Replication is used to copy[Backup] data from one MySQL database server to one or more MySQL database servers.
Master -- The MySQL database server, which is serving data to be copied
Slave -- The MySQL database server, copies data which is served by Master
With MySQL, replication is asynchronous by default. This means slaves do not need to be connected permanently to receive updates from the master. For example, if your slave is switched OFF or not connected with master and you are switching slave ON or connect with Master at a later time, then it will automatically synchronize with the Master.
Depending on the configuration, you can replicate all databases, selected databases, or even selected tables within a database.
There are two core types of replication formats
Statement Based Replication (SBR) -- which replicates entire SQL statements.

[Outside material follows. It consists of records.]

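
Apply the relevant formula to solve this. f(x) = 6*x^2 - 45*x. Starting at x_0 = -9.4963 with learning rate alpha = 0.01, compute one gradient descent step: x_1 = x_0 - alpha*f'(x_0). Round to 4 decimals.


We compute the gradient at x_0 and apply the update.
f'(x) = 12*x - 45
f'(-9.4963) = 12*-9.4963 - 45 = -158.9556
x_1 = -9.4963 - 0.01*-158.9556 = -7.9067


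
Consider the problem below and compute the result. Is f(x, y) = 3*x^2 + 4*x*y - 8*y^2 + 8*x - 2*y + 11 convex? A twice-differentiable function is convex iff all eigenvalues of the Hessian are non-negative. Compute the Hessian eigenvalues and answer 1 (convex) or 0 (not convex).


The Hessian of f(x,y) = 3*x^2 + 4*x*y - 8*y^2 + 8*x - 2*y + 11 is:
H = [[6, 4], [4, -16]]
Trace = 6 - 16 = -10
Determinant = 6*-16 - (4)^2 = -112
Discriminant = (-10)^2 - 4*-112 = 548.0
Eigenvalues: lambda_1 = -16.7047, lambda_2 = 6.7047
The function is not convex.

0


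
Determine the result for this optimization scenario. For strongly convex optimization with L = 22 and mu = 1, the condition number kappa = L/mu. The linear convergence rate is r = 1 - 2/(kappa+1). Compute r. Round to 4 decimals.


Step 1: Compute the condition number.
kappa = L/mu = 22/1 = 22.0
Step 2: Compute the convergence rate.
r = 1 - 2/(kappa + 1) = 1 - 2*mu/(L + mu) = (L - mu)/(L + mu) = 21/23 = 0.913


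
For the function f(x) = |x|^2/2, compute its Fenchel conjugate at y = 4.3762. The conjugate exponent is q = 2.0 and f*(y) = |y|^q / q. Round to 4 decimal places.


The conjugate exponent q satisfies 1/p + 1/q = 1.
p = 2, so q = 2/(2 - 1) = 2.0
|y|^q = 4.3762^2.0 = 19.1511
f*(4.3762) = 19.1511 / 2.0 = 9.5756


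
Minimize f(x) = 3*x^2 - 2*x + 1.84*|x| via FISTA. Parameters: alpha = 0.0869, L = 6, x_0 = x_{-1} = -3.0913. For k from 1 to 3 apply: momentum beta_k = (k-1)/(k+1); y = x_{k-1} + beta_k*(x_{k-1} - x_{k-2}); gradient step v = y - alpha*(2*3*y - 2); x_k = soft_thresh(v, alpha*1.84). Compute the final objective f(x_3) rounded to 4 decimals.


FISTA on f(x) = 3*x^2 - 2*x + 1.84*|x|
L = 6, alpha = 0.0869
Iteration 1: beta = 0.0, y = -3.0913 + 0.0*(-3.0913 + 3.0913) = -3.0913
  grad(y) = -20.5478, v = y - alpha*grad = -1.3057
  prox(v) = soft_thresh(-1.3057, 0.1599) = -1.1458
Iteration 2: beta = 0.3333, y = -1.1458 + 0.3333*(-1.1458 + 3.0913) = -0.4973
  grad(y) = -4.9838, v = y - alpha*grad = -0.0642
  prox(v) = soft_thresh(-0.0642, 0.1599) = 0.0
Iteration 3: beta = 0.5, y = 0.0 + 0.5*(0.0 + 1.1458) = 0.5729
  grad(y) = 1.4374, v = y - alpha*grad = 0.448
  prox(v) = soft_thresh(0.448, 0.1599) = 0.2881
f(x_3) = 3*0.2881^2 - 2*0.2881 + 1.84*|0.2881| = 0.2029


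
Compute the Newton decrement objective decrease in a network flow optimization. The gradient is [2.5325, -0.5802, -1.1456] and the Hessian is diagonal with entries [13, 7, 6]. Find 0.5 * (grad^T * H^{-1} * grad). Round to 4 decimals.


Step 1: H is diagonal, so H^(-1) * g = [0.1948, -0.0829, -0.1909].
Step 2: g^T H^(-1) g = sum_i g_i^2 / H_ii
  = (2.5325)^2/13 + (-0.5802)^2/7 + (-1.1456)^2/6
  = 0.4934 + 0.0481 + 0.2187 = 0.7602
Step 3: Objective decrease = 0.5 * g^T H^(-1) g = 0.3801


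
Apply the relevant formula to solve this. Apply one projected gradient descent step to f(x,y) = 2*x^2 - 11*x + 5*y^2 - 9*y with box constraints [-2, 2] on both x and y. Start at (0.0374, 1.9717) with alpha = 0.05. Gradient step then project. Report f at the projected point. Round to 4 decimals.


Step 1: Compute gradient at (0.0374, 1.9717).
grad_x = 2*2*0.0374 - 11 = -10.8504
grad_y = 2*5*1.9717 - 9 = 10.717
Step 2: Gradient step.
x_raw = 0.0374 - 0.05*-10.8504 = 0.5799
y_raw = 1.9717 - 0.05*10.717 = 1.4359
Step 3: Project onto [-2, 2].
x_proj = clip(0.5799) = 0.5799
y_proj = clip(1.4359) = 1.4359
Step 4: Evaluate f.
f(0.5799, 1.4359) = -8.3208


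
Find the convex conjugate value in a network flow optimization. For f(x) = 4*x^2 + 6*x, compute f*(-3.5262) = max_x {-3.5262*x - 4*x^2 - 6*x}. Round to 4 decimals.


f*(y) = sup_x {y*x - a*x^2 - b*x} = sup_x {(y-b)*x - a*x^2}
FOC: (y - b) - 2a*x = 0 => x* = (y - b)/(2a)
x* = (-3.5262 - 6)/(2*4) = -1.1908
f*(-3.5262) = (y-b)^2/(4a) = (-3.5262 - 6)^2/(4*4)
= 90.7485/16 = 5.6718


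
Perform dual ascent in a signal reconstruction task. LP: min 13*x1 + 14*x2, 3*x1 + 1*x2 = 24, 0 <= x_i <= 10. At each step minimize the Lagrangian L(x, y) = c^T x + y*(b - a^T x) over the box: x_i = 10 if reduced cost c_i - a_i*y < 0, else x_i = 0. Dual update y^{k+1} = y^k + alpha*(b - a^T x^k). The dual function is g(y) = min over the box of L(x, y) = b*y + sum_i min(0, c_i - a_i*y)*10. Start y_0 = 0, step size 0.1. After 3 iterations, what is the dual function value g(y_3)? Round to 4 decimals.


Dual ascent for LP: min 13*x1 + 14*x2, 3*x1 + 1*x2 = 24, 0 <= x_i <= 10
Step 1: y^k = 0.0, reduced costs: (13.0, 14.0)
  x^k = (0.0, 0.0), subgradient = b - a^T x = 24.0
  y^{k+1} = 0.0 + 0.1*24.0 = 2.4
Step 2: y^k = 2.4, reduced costs: (5.8, 11.6)
  x^k = (0.0, 0.0), subgradient = b - a^T x = 24.0
  y^{k+1} = 2.4 + 0.1*24.0 = 4.8
Step 3: y^k = 4.8, reduced costs: (-1.4, 9.2)
  x^k = (10.0, 0.0), subgradient = b - a^T x = -6.0
  y^{k+1} = 4.8 + 0.1*-6.0 = 4.2
Dual objective at y_3 = 4.2: reduced costs (0.4, 9.8), box minimizer x = (0.0, 0.0)
g(y_3) = b*y + (c1 - a1*y)*x1 + (c2 - a2*y)*x2 = 24*4.2 + 0.4*0.0 + 9.8*0.0 = 100.8 + 0.0 + 0.0 = 100.8


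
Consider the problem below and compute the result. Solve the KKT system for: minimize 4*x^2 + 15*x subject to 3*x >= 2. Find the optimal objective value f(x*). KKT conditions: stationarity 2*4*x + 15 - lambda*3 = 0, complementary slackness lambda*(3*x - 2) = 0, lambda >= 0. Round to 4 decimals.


Step 1: Try lambda = 0 (constraint inactive).
x_unc = -15/(2*4) = -1.875
Check: 3*-1.875 = -5.625 < 2 -- violated!
Step 2: Constraint must be active: 3*x = 2
x* = 2/3 = 0.6667 (rounded; the exact value 2/3 is used below)
lambda = (2*4*(2/3) + 15)/3 = 6.7778
Step 3: Compute optimal value.
f(x*) = 4*(2/3)^2 + 15*(2/3) = 11.7778


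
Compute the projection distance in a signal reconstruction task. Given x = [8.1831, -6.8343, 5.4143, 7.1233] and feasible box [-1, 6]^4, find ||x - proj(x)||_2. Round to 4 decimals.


Project each component onto [-1, 6].
clip(8.1831) = 6.0, clip(-6.8343) = -1.0, clip(5.4143) = 5.4143, clip(7.1233) = 6.0
Projection = [6.0, -1.0, 5.4143, 6.0]
Squared diffs: [4.7659, 34.0391, 0.0, 1.2618]
Distance = sqrt(40.0668) = 6.3298


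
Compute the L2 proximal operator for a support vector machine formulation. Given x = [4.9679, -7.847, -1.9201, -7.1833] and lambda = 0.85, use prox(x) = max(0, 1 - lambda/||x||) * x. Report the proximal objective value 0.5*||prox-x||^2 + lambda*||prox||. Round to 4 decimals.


Step 1: Compute ||x||.
||x|| = 11.8971
Step 2: Compute scaling factor.
scale = max(0, 1 - 0.85/11.8971) = 0.9286
Step 3: prox(x) = [4.613, -7.2864, -1.7829, -6.6701]
||prox(x)|| = 11.0471
Step 4: Proximal objective.
0.5*||prox-x||^2 = 0.3613
lambda*||prox|| = 9.39
Total = 9.7513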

In this, the master writes SQL statements to the binary log. Replication of the master to the slave works by executing that SQL statements on the slave.

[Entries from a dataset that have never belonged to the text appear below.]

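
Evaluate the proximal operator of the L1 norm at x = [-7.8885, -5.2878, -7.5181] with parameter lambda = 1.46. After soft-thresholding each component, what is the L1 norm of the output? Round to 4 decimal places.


Soft-thresholding with lambda = 1.46:
prox(-7.8885) = sign(-7.8885)*max(|-7.8885| - 1.46, 0) = -6.4285
prox(-5.2878) = sign(-5.2878)*max(|-5.2878| - 1.46, 0) = -3.8278
prox(-7.5181) = sign(-7.5181)*max(|-7.5181| - 1.46, 0) = -6.0581
prox(x) = [-6.4285, -3.8278, -6.0581]
||prox(x)||_1 = 6.4285 + 3.8278 + 6.0581 = 16.3144


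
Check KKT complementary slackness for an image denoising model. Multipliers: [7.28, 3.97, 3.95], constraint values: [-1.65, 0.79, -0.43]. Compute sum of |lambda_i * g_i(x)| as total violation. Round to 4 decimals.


KKT complementary slackness check:
lambda_1 * g_1 = 7.28 * -1.65 = -12.012
lambda_2 * g_2 = 3.97 * 0.79 = 3.1363
lambda_3 * g_3 = 3.95 * -0.43 = -1.6985
Total violation = 12.012 + 3.1363 + 1.6985 = 16.8468


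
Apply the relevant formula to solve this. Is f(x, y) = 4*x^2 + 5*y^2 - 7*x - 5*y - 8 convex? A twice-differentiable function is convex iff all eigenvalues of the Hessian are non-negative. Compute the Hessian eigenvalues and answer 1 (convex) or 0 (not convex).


The Hessian of f(x,y) = 4*x^2 + 5*y^2 - 7*x - 5*y - 8 is:
H = [[8, 0], [0, 10]]
Trace = 8 + 10 = 18
Determinant = 8*10 - (0)^2 = 80
Discriminant = (18)^2 - 4*80 = 4.0
Eigenvalues: lambda_1 = 8.0, lambda_2 = 10.0
The function is convex.

1


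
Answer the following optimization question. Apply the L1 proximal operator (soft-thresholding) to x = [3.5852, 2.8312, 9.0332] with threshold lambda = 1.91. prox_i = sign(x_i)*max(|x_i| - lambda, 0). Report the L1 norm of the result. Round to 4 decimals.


Soft-thresholding with lambda = 1.91:
prox(3.5852) = sign(3.5852)*max(|3.5852| - 1.91, 0) = 1.6752
prox(2.8312) = sign(2.8312)*max(|2.8312| - 1.91, 0) = 0.9212
prox(9.0332) = sign(9.0332)*max(|9.0332| - 1.91, 0) = 7.1232
prox(x) = [1.6752, 0.9212, 7.1232]
||prox(x)||_1 = 1.6752 + 0.9212 + 7.1232 = 9.7196


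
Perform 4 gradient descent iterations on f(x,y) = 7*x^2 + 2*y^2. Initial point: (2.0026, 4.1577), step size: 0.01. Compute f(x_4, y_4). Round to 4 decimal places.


Gradient descent on f(x,y) = 7*x^2 + 2*y^2.
Starting point: (2.0026, 4.1577), alpha = 0.01
Step 1: grad_x = 2*7*2.0026 = 28.0364, grad_y = 2*2*4.1577 = 16.6308
  x_1 = 2.0026 - 0.01*28.0364 = 1.7222
  y_1 = 4.1577 - 0.01*16.6308 = 3.9914
Step 2: grad_x = 2*7*1.7222 = 24.1113, grad_y = 2*2*3.9914 = 15.9656
  x_2 = 1.7222 - 0.01*24.1113 = 1.4811
  y_2 = 3.9914 - 0.01*15.9656 = 3.8317
Step 3: grad_x = 2*7*1.4811 = 20.7357, grad_y = 2*2*3.8317 = 15.3269
  x_3 = 1.4811 - 0.01*20.7357 = 1.2738
  y_3 = 3.8317 - 0.01*15.3269 = 3.6785
Step 4: grad_x = 2*7*1.2738 = 17.8327, grad_y = 2*2*3.6785 = 14.7139
  x_4 = 1.2738 - 0.01*17.8327 = 1.0954
  y_4 = 3.6785 - 0.01*14.7139 = 3.5313
f(1.0954, 3.5313) = 7*1.0954^2 + 2*3.5313^2 = 33.3405


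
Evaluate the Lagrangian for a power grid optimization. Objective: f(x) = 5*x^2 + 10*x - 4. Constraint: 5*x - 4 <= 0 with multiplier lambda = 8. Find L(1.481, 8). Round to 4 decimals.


Step 1: Evaluate f(x).
f(1.481) = 5*1.481^2 + 10*1.481 - 4 = 21.7768
Step 2: Evaluate g(x).
g(1.481) = 5*1.481 - 4 = 3.405
Step 3: Compute Lagrangian.
L = 21.7768 + 8*3.405 = 49.0168


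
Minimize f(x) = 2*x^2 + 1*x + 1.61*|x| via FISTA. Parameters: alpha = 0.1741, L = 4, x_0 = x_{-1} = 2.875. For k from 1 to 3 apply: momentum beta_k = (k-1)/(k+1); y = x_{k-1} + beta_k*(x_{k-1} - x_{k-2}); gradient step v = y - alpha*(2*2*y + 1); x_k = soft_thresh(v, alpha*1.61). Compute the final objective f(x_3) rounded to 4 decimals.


FISTA on f(x) = 2*x^2 + 1*x + 1.61*|x|
L = 4, alpha = 0.1741
Iteration 1: beta = 0.0, y = 2.875 + 0.0*(2.875 - 2.875) = 2.875
  grad(y) = 12.5, v = y - alpha*grad = 0.6988
  prox(v) = soft_thresh(0.6988, 0.2803) = 0.4184
Iteration 2: beta = 0.3333, y = 0.4184 + 0.3333*(0.4184 - 2.875) = -0.4004
  grad(y) = -0.6016, v = y - alpha*grad = -0.2957
  prox(v) = soft_thresh(-0.2957, 0.2803) = -0.0154
Iteration 3: beta = 0.5, y = -0.0154 + 0.5*(-0.0154 - 0.4184) = -0.2323
  grad(y) = 0.0709, v = y - alpha*grad = -0.2446
  prox(v) = soft_thresh(-0.2446, 0.2803) = 0.0
f(x_3) = 2*0.0^2 + 1*0.0 + 1.61*|0.0| = 0.0


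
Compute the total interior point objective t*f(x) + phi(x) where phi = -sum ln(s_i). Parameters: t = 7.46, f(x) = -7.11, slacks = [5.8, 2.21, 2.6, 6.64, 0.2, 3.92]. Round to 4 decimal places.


Step 1: Compute log-barrier.
ln values: [1.7579, 0.793, 0.9555, 1.8931, -1.6094, 1.3661]
phi = -(1.7579 + 0.793 + 0.9555 + 1.8931 - 1.6094 + 1.3661) = -5.1561
Step 2: Compute augmented objective.
t*f(x) = 7.46*-7.11 = -53.0406
Total = -53.0406 - 5.1561 = -58.1967


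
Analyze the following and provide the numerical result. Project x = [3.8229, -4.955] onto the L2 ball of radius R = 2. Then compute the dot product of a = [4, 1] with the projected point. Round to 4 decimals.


Step 1: Compute ||x|| (intermediates to 6 decimals).
||x|| = sqrt(3.8229^2 + (-4.955)^2) = 6.258322
Step 2: Project.
Since ||x|| > R, scale = R/||x|| = 2/6.258322 = 0.319574, proj(x) = scale * x
proj(x) = [1.221699, -1.583489]
Step 3: Dot product.
a^T * proj(x) = 4*1.221699 + 1*(-1.583489) = 3.3033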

Row Based Replication (RBR) -- which replicates only the changed rows. In this, the master writes events to the binary log that indicate how individual table rows are changed. Replication of the master to the slave works by copying the events representing the changes to the table rows to the slave.
You can also use a third variety, Mixed Based Replication (MBR). In this, both statement-based and row-based logging is used. Log will be created depending on which is most appropriate for the change.
Statement-based format was the default in MySQL versions older than 5.7.7. In MySQL 5.7.7 and later, row-based format is the default.